First thing we heard was the sonic boom as it passed over (I believe this flight set the west coast to east coast speed record.) After some interval of minutes we heard which direction it would be coming from. All other landing and take off traffic was suspended while the bird circled the airport. Then turned a made a low level (like about the height of the tower) really slow. We got a really good look at it. He hit the afterburners, and took off. I've never seen anything move that fast. It practically disappeared, like something out of a movie jumping into hyperspace. Absolutely incredible, no matter how much I read about the SR-71 and the program, I'm just in awe of the designers and engineers that made it happen.

1 comments

Amazing aircraft. Never had the pleasure of seeing it in motion but I paid a special visit to see the one at the Imperial War Museum in Duxford outside London. Bloody brilliant, and I even broke the rules to touch it briefly with my hand to feel what it was like.
You gotta tell me, what did it feel like? :)
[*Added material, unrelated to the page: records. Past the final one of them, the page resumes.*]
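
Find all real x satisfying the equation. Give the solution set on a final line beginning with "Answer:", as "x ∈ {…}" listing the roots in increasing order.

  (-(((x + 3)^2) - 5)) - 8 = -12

Step 1. [(-(((x + 3)^2) - 5)) - 8 = -12] -8 is outermost — add 8 both sides ⇒ sub: -(((x + 3)^2) - 5) = -4.
Step 2. [-(((x + 3)^2) - 5) = -4] leading − — multiply by −1, so neg: ((x + 3)^2) - 5 = 4.
Step 3. [((x + 3)^2) - 5 = 4] 5 comes off first (add 5), so sub: (x + 3)^2 = 9.
Step 4. [(x + 3)^2 = 9] √ both sides: 9 ≥ 0 gives two branches. So sqrt: x + 3 = 3 or -3.
Step 5. [x + 3 = 3 or -3] subtract 3: x sits inside (… + 3). So sub: x = 0 or -6.

Answer: x ∈ {-6, 0}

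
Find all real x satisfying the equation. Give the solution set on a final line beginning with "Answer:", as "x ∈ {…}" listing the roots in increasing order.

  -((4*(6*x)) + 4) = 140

Step 1. [-((4*(6*x)) + 4) = 140] flip signs both sides. So neg: (4*(6*x)) + 4 = -140.
Step 2. [(4*(6*x)) + 4 = -140] common factor 4 (LHS and -140) — divide through, so factor: (6*x) + 1 = -35.
Step 3. [(6*x) + 1 = -35] peel the +1: subtract 1 from each side. So sub: 6*x = -36.
Step 4. [6*x = -36] leading coefficient 6: divide by 6. So div: x = -6.

Answer: x ∈ {-6}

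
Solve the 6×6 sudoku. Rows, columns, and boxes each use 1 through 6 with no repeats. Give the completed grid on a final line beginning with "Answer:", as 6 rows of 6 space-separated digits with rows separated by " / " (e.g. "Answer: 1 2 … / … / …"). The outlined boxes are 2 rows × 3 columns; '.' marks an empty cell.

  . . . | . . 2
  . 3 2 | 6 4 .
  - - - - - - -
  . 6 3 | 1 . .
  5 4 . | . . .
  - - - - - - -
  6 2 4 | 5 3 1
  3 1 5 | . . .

Step 1. [r1c5∈{1,5}] 1 has one home in col 5: r1c5 ⇒ r1c5=1.
Step 2. [r3c6∈{4,5}] r3c6 is the only open cell in row 3 admitting 4. So r3c6=4.
Step 3. [r6c6∈{6}] nothing but 6 survives at r6c6, so r6c6=6.
Step 4. [r6c5∈{2}] r6c5 is down to just 2 ⇒ r6c5=2.
Step 5. [r4c6∈{3}] nothing but 3 survives at r4c6. So r4c6=3.
Step 6. [r4c3∈{1}] nothing but 1 survives at r4c3, so r4c3=1.
Step 7. [r2c6∈{5}] only 5 remains possible at r2c6. So r2c6=5.
Step 8. [r6c4∈{4}] r6c4 has the single candidate 4, so r6c4=4.
Step 9. [r1c1∈{4}] r1c1's peers cover all but 4. So r1c1=4.
Step 10. [r1c2∈{5}] r1c2's peers cover all but 5, so r1c2=5.
Step 11. [r1c3∈{6}] r1c3 is down to just 6. So r1c3=6.
Step 12. [r1c4∈{3}] r1c4 has the single candidate 3, so r1c4=3.
Step 13. [r3c1∈{2}] nothing but 2 survives at r3c1. So r3c1=2.
Step 14. [r4c5∈{6}] nothing but 6 survives at r4c5 ⇒ r4c5=6.
Step 15. [r4c4∈{2}] r4c4 has the single candidate 2 ⇒ r4c4=2.
Step 16. [r2c1∈{1}] r2c1 has the single candidate 1, so r2c1=1.
Step 17. [r3c5∈{5}] r3c5 is down to just 5. So r3c5=5.

Answer: 4 5 6 3 1 2 / 1 3 2 6 4 5 / 2 6 3 1 5 4 / 5 4 1 2 6 3 / 6 2 4 5 3 1 / 3 1 5 4 2 6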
It kinda looks, to my eyes at least, like it has a matte finish in photos, so my thinking would be that it would have perhaps an almost shark skin roughness or something? Though you'd imagine surely not given the bit of extra drag when factored over the whole airframe...maybe?

But then again, at those speeds I wonder if there would be a difference or if boundary layer effects take over or something of that nature.

Disclaimer: am obviously not an aerospace engineer :)

It was some years ago but I think you're spot on, it was exactly like that!